Par ailleurs, la chercheuse explique que les lasers actuellement utilisés pour déclencher l’émission d’impulsions attosecondes sont très spécialisés. Elle envisage donc de développer des moyens d’utiliser des lasers plus courants, disponibles dans le commerce, pour générer le même effet. « Je pense qu’ils seront très utiles pour des applications plus standard, voire industrielles, de cette technologie », déclare-t-il.
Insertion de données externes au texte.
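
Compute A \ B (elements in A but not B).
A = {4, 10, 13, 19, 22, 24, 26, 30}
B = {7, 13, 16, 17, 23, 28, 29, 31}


Set A = {4, 10, 13, 19, 22, 24, 26, 30}
Set B = {7, 13, 16, 17, 23, 28, 29, 31}
A \ B includes elements in A that are not in B.
Check each element of A:
4 (not in B, keep), 10 (not in B, keep), 13 (in B, remove), 19 (not in B, keep), 22 (not in B, keep), 24 (not in B, keep), 26 (not in B, keep), 30 (not in B, keep)
A \ B = {4, 10, 19, 22, 24, 26, 30}

{4, 10, 19, 22, 24, 26, 30}


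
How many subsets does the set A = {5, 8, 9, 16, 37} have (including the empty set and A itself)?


Set A = {5, 8, 9, 16, 37}
|A| = 5
The power set P(A) contains all subsets of A.
|P(A)| = 2^|A| = 2^5 = 32

32


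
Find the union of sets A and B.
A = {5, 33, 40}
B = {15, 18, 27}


Set A = {5, 33, 40}
Set B = {15, 18, 27}
A ∪ B includes all elements in either set.
Elements from A: {5, 33, 40}
Elements from B not already included: {15, 18, 27}
A ∪ B = {5, 15, 18, 27, 33, 40}

{5, 15, 18, 27, 33, 40}


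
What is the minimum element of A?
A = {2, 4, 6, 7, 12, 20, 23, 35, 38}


Set A = {2, 4, 6, 7, 12, 20, 23, 35, 38}
Elements in ascending order: 2, 4, 6, 7, 12, 20, 23, 35, 38
The smallest element is 2.

2


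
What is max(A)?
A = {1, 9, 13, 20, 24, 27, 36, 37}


Set A = {1, 9, 13, 20, 24, 27, 36, 37}
Elements in ascending order: 1, 9, 13, 20, 24, 27, 36, 37
The largest element is 37.

37


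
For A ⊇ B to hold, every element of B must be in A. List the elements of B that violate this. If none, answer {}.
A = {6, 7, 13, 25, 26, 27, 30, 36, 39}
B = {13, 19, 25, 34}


Set A = {6, 7, 13, 25, 26, 27, 30, 36, 39}
Set B = {13, 19, 25, 34}
Check each element of B against A:
13 ∈ A, 19 ∉ A (include), 25 ∈ A, 34 ∉ A (include)
Elements of B not in A: {19, 34}

{19, 34}


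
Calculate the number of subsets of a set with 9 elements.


The set has 9 elements.
The power set contains all possible subsets.
|P(A)| = 2^|A| = 2^9 = 512

512


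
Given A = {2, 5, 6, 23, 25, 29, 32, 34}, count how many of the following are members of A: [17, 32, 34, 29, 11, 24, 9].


Set A = {2, 5, 6, 23, 25, 29, 32, 34}
Candidates: [17, 32, 34, 29, 11, 24, 9]
Check each candidate:
17 ∉ A, 32 ∈ A, 34 ∈ A, 29 ∈ A, 11 ∉ A, 24 ∉ A, 9 ∉ A
Count of candidates in A: 3

3


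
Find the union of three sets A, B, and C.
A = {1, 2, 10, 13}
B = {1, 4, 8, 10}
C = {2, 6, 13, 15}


Set A = {1, 2, 10, 13}
Set B = {1, 4, 8, 10}
Set C = {2, 6, 13, 15}
First, A ∪ B = {1, 2, 4, 8, 10, 13}
Then, (A ∪ B) ∪ C = {1, 2, 4, 6, 8, 10, 13, 15}

{1, 2, 4, 6, 8, 10, 13, 15}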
Pour sa part, M. Corkum a déjà utilisé les impulsions attosecondes générées non seulement par des atomes uniques, mais aussi par des réseaux d’atomes semi-conducteurs tels que le silicium. Les semi-conducteurs sont à la base de toute l’électronique moderne, et le scientifique estime que la combinaison de toutes les connaissances antérieures sur ces matériaux avec la nouvelle possibilité de leur faire émettre des impulsions attosecondes constitue « une technologie très puissante ».

Krausz pense également que l’attophysique peut conduire à une nouvelle révolution dans le domaine de l’informatique. « Les électrons jouent un rôle extrêmement important dans les nanocircuits, ils sont responsables de l’activation et de la désactivation du courant électrique et donc du traitement des informations à des vitesses toujours plus grandes. Si nous voulons accélérer le traitement du signal pour construire des ordinateurs toujours plus puissants, là encore, nous devons comprendre comment les électrons se déplacent dans ces dimensions minuscules. Et ce faisant, nous avons la possibilité de faire progresser le traitement des signaux électroniques jusqu’à sa limite ultime », dit-il.

En outre, Krausz a commencé à explorer le potentiel biomédical des impulsions attosecondes pour diagnostiquer les maladies. Il explique que lorsque toutes les cellules sont retirées d’un échantillon de sang, ce qui reste est le plasma sanguin ou le sérum sanguin (selon la façon dont il est préparé). Les molécules qui y résident contiennent des informations précieuses sur l’état de santé de l’individu auquel elles appartiennent, et le chercheur étudie les moyens d’utiliser les impulsions attosecondes pour extraire ces informations.

Krausz travaille actuellement à la validation des résultats par le biais d’un essai clinique pluriannuel portant sur 10 000 personnes, et estime qu’il pourrait être mis en œuvre d’ici une décennie.